Seth had had Leon Hexley sequestered in a cottage here at Camp David. They were all named after trees, and it had amused the president to assign Hexley to the one called Hemlock. They’d sent one of the Marines who had been in the press-room audience to get Hexley, and—

Ah, and here he was. Hexley entered the infirmary, but instantly stopped in his tracks; the accompanying Marine stopped, too.

“Agent Dawson!” Hexley exclaimed. Seth was sure that Hexley, like any good Secret Service man, must have immediately taken in everything about the scene, including that Susan Dawson, sitting in a wheelchair, had a gun aimed at the vice president’s chest. “What the hell is going on?”

Seth spoke before Susan could answer. He looked at the Marine with the blond crew cut. “You, there. What’s your name?”

“Collins, sir.”

“Collins, arrest Director Hexley. Agent Dawson has handcuffs. Take them from her and put them on him.”

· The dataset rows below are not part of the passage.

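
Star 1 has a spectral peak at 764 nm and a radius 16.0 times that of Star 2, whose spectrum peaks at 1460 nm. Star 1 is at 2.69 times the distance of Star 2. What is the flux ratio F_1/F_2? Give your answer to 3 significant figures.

472

Wien's law: T_1/T_2 = λ_2/λ_1 = 1460/764 = 1.911.
L_1/L_2 = (R_1/R_2)²(T_1/T_2)⁴ = (16.0)²(1.911)⁴ = 3414.
F_1/F_2 = (L_1/L_2)/(d_1/d_2)² = 3414/(2.69)² = 471.8.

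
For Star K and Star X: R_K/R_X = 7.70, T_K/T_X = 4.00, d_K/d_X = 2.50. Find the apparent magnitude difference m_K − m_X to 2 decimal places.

-8.46

L_K/L_X = (7.70)²(4.00)⁴ = 1.518×10^4.
F_K/F_X = (L_K/L_X)/(d_K/d_X)² = 1.518×10^4/6.250 = 2429.
m_K − m_X = −2.5 log₁₀(2429) = -8.46.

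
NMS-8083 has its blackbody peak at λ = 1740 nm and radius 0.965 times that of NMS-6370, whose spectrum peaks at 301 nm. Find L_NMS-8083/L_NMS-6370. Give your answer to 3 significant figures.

Wien's law gives T ∝ 1/λ_max, so T_NMS-8083/T_NMS-6370 = λ_NMS-6370/λ_NMS-8083 = 301/1740 = 0.1730.
Then L ∝ R²T⁴ gives L_NMS-8083/L_NMS-6370 = (0.965)² × (0.1730)⁴ = 0.9312 × 8.955×10^-4 = 8.339×10^-4.

8.34×10^-4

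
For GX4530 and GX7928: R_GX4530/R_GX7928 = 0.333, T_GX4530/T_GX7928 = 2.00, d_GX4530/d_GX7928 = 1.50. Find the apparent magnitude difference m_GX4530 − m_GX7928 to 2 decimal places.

L_GX4530/L_GX7928 = (0.333)²(2.00)⁴ = 1.774.
F_GX4530/F_GX7928 = (L_GX4530/L_GX7928)/(d_GX4530/d_GX7928)² = 1.774/2.250 = 0.7885.
m_GX4530 − m_GX7928 = −2.5 log₁₀(0.7885) = 0.26.

0.26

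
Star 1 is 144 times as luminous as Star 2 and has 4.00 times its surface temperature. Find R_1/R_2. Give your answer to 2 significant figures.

0.75

L ∝ R²T⁴ gives R ∝ √L / T², so
R_1/R_2 = √(144) / (4.00)² = 12.00 / 16.00 = 0.7500.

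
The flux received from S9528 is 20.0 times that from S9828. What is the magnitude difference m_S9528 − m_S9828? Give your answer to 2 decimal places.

-3.25

m_S9528 − m_S9828 = −2.5 log₁₀(F_S9528/F_S9828) = −2.5 log₁₀(20.0) = −2.5 × (1.301) = -3.253.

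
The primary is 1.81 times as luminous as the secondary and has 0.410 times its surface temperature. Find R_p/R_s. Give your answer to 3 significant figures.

L ∝ R²T⁴ gives R ∝ √L / T², so
R_p/R_s = √(1.81) / (0.410)² = 1.345 / 0.1681 = 8.003.

8.00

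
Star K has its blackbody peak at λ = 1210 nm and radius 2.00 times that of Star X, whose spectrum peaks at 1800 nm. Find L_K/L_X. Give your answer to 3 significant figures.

19.6

Wien's law gives T ∝ 1/λ_max, so T_K/T_X = λ_X/λ_K = 1800/1210 = 1.488.
Then L ∝ R²T⁴ gives L_K/L_X = (2.00)² × (1.488)⁴ = 4.000 × 4.897 = 19.59.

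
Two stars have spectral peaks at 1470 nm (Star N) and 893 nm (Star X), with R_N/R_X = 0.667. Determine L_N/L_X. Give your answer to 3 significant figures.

0.0606

Wien's law gives T ∝ 1/λ_max, so T_N/T_X = λ_X/λ_N = 893/1470 = 0.6075.
Then L ∝ R²T⁴ gives L_N/L_X = (0.667)² × (0.6075)⁴ = 0.4449 × 0.1362 = 0.06059.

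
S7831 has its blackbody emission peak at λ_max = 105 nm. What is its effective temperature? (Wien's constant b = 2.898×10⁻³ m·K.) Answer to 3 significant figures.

T = b/λ_max = 2.898×10⁻³ / (105×10⁻⁹) = 2.760×10^4 K.

2.76×10^4 K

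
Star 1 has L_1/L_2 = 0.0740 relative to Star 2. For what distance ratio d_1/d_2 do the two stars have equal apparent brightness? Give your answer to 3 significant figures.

Equal flux requires L_1/d_1² = L_2/d_2², so d_1/d_2 = √(L_1/L_2)
= √(0.0740) = 0.2720.

0.272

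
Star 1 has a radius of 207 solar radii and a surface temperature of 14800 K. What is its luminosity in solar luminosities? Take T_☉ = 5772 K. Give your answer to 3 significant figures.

L/L_☉ = (R/R_☉)² (T/T_☉)⁴ = (207)² × (14800/5772)⁴
       = 4.285×10^4 × (2.564)⁴ = 4.285×10^4 × 43.23 = 1.852×10^6.

1.85×10^6 solar luminosities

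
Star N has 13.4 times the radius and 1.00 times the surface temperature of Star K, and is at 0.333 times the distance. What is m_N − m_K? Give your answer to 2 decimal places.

L_N/L_K = (13.4)²(1.00)⁴ = 179.6.
F_N/F_K = (L_N/L_K)/(d_N/d_K)² = 179.6/0.1109 = 1619.
m_N − m_K = −2.5 log₁₀(1619) = -8.02.

-8.02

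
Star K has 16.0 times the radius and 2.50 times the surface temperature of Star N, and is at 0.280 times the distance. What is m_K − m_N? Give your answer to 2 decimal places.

L_K/L_N = (16.0)²(2.50)⁴ = 1.000×10^4.
F_K/F_N = (L_K/L_N)/(d_K/d_N)² = 1.000×10^4/0.07840 = 1.276×10^5.
m_K − m_N = −2.5 log₁₀(1.276×10^5) = -12.76.

-12.76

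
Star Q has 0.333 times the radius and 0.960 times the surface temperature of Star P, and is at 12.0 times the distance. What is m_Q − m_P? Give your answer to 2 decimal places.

7.96

L_Q/L_P = (0.333)²(0.960)⁴ = 0.09418.
F_Q/F_P = (L_Q/L_P)/(d_Q/d_P)² = 0.09418/144.0 = 6.540×10^-4.
m_Q − m_P = −2.5 log₁₀(6.540×10^-4) = 7.96.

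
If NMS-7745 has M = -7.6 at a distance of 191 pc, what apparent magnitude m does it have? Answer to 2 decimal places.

m = M + 5 log₁₀(d/10 pc) = -7.6 + 5 log₁₀(191/10)
  = -7.6 + 5 × 1.281 = -7.6 + 6.41 = -1.19.

-1.19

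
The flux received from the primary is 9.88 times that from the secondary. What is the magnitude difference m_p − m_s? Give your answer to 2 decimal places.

-2.49

m_p − m_s = −2.5 log₁₀(F_p/F_s) = −2.5 log₁₀(9.88) = −2.5 × (0.995) = -2.487.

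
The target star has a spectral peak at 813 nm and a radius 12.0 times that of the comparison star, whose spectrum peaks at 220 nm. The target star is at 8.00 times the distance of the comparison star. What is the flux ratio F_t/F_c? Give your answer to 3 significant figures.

0.0121

Wien's law: T_t/T_c = λ_c/λ_t = 220/813 = 0.2706.
L_t/L_c = (R_t/R_c)²(T_t/T_c)⁴ = (12.0)²(0.2706)⁴ = 0.7721.
F_t/F_c = (L_t/L_c)/(d_t/d_c)² = 0.7721/(8.00)² = 0.01206.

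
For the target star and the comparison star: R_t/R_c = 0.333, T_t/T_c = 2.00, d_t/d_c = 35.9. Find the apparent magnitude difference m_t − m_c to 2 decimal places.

7.15

L_t/L_c = (0.333)²(2.00)⁴ = 1.774.
F_t/F_c = (L_t/L_c)/(d_t/d_c)² = 1.774/1289 = 0.001377.
m_t − m_c = −2.5 log₁₀(0.001377) = 7.15.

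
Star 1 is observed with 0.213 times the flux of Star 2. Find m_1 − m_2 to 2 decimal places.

m_1 − m_2 = −2.5 log₁₀(F_1/F_2) = −2.5 log₁₀(0.213) = −2.5 × (-0.672) = 1.679.

1.68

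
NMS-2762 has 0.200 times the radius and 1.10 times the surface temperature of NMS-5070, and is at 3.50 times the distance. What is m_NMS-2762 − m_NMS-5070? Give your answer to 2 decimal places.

L_NMS-2762/L_NMS-5070 = (0.200)²(1.10)⁴ = 0.05856.
F_NMS-2762/F_NMS-5070 = (L_NMS-2762/L_NMS-5070)/(d_NMS-2762/d_NMS-5070)² = 0.05856/12.25 = 0.004781.
m_NMS-2762 − m_NMS-5070 = −2.5 log₁₀(0.004781) = 5.80.

5.80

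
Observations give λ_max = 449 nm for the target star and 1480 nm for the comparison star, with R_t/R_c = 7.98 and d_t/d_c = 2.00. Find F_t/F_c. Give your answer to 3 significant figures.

Wien's law: T_t/T_c = λ_c/λ_t = 1480/449 = 3.296.
L_t/L_c = (R_t/R_c)²(T_t/T_c)⁴ = (7.98)²(3.296)⁴ = 7517.
F_t/F_c = (L_t/L_c)/(d_t/d_c)² = 7517/(2.00)² = 1879.

1.88×10^3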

The young Marine instantly drew his sidearm. Susan, still in the spare wheelchair, let him take her handcuffs, and he quickly snapped them onto Hexley’s wrists, trapping his arms behind his back.

“What the hell is going on?” Hexley asked again. He was forty-seven, with hair like Reed Richards: brown except for silver-gray at the temples. As always, he was wearing a blue suit and a conservative tie, and he had on horn-rim glasses and a fancy Swiss wristwatch.

Seth wondered how best to accomplish what he wanted. He could simply take hold of one of Hexley’s hands—even if they were now cuffed. But although as a politician he’d shaken the hands of a lot of people he didn’t like, having to touch the man who had presumably organized the attempt on his life was more than he could bear.

Or, he thought, he could try to sock the bastard in the jaw. But he doubted he was currently strong enough to manage it.

As he looked at Leon Hexley— my God, yes! —the man’s memories became accessible to him; links were apparently forming now without physical contact.